The basic BFE structure can be seen above. Below the ``run_dynamics()`` function is shown, which is almost identical to
code from the :ref:`Kepler satellite orbit
</examples/tudatpy-examples/propagation/keplerian_satellite_orbit.ipynb>`, with the small
adjustment that the initial state definition is given by the input arguments to the function rather than defined
manually.

.. use manually synchronized tabs instead of tabbed code to allow dropdowns
.. tab-set::
   :sync-group: coding-language

   .. tab-item:: Python
      :sync: python

      .. dropdown:: Required
         :color: muted

         .. code-block:: python

            # Load bfe modules
            import multiprocessing as mp

            # Load standard modules
            import numpy as np
            from matplotlib import pyplot as plt

            # Load tudatpy modules
            from tudatpy.interface import spice
            from tudatpy import dynamics
            from tudatpy.dynamics import environment_setup, propagation_setup
            from tudatpy.astro import element_conversion
            from tudatpy import constants
            from tudatpy.util import result2array

      .. literalinclude:: /_snippets/simulation/parallelization/mc_bfe_dynamics.py
         :language: python

   .. tab-item:: C++
      :sync: cpp
         
      .. literalinclude:: /_snippets/simulation/environment_setup/req_create_bodies.cpp
         :language: cpp


BFE Monte Carlo results
-----------------------

Regarding the performance of the BFE, a few results are shown in the table below.
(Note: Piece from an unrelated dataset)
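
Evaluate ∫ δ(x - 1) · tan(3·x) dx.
\tan{\left(3 \right)}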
Once again, a substantial improvement
is observed when conducting Monte Carlo analyses using tudatpy. 

.. note::

   These simulations are tested on macOS Ventura 13.1 with a 3.1 GHz Quad-Core Intel Core i7 processor only. Four cores
   (CPU's) are used during the BFE.

+-----------------------+---------------------------+---------------+----------------+--------------------+
| Number of experiments | Batch Fitness Evaluation  | CPU time [s]  | CPU usage [-]  | Clock time [s]     |
+=======================+===========================+===============+================+====================+
| 500                   | no                        | 107.94        | 99%            | 110.51             |
|                       +---------------------------+---------------+----------------+--------------------+
|                       | yes                       | 118.07        | 381%           | 32.07              |
+-----------------------+---------------------------+---------------+----------------+--------------------+
| 2000                  | no                        | 443.83        | 99%            | 457.35             |
|                       +---------------------------+---------------+----------------+--------------------+
|                       | yes                       | 475.32        | 385%           | 127.11             |
+-----------------------+---------------------------+---------------+----------------+--------------------+

.. note::

    Other applications are possible and may be documented in the future. If you happen to implement any yourself, feel
    free to contact the developers or open a pull-request.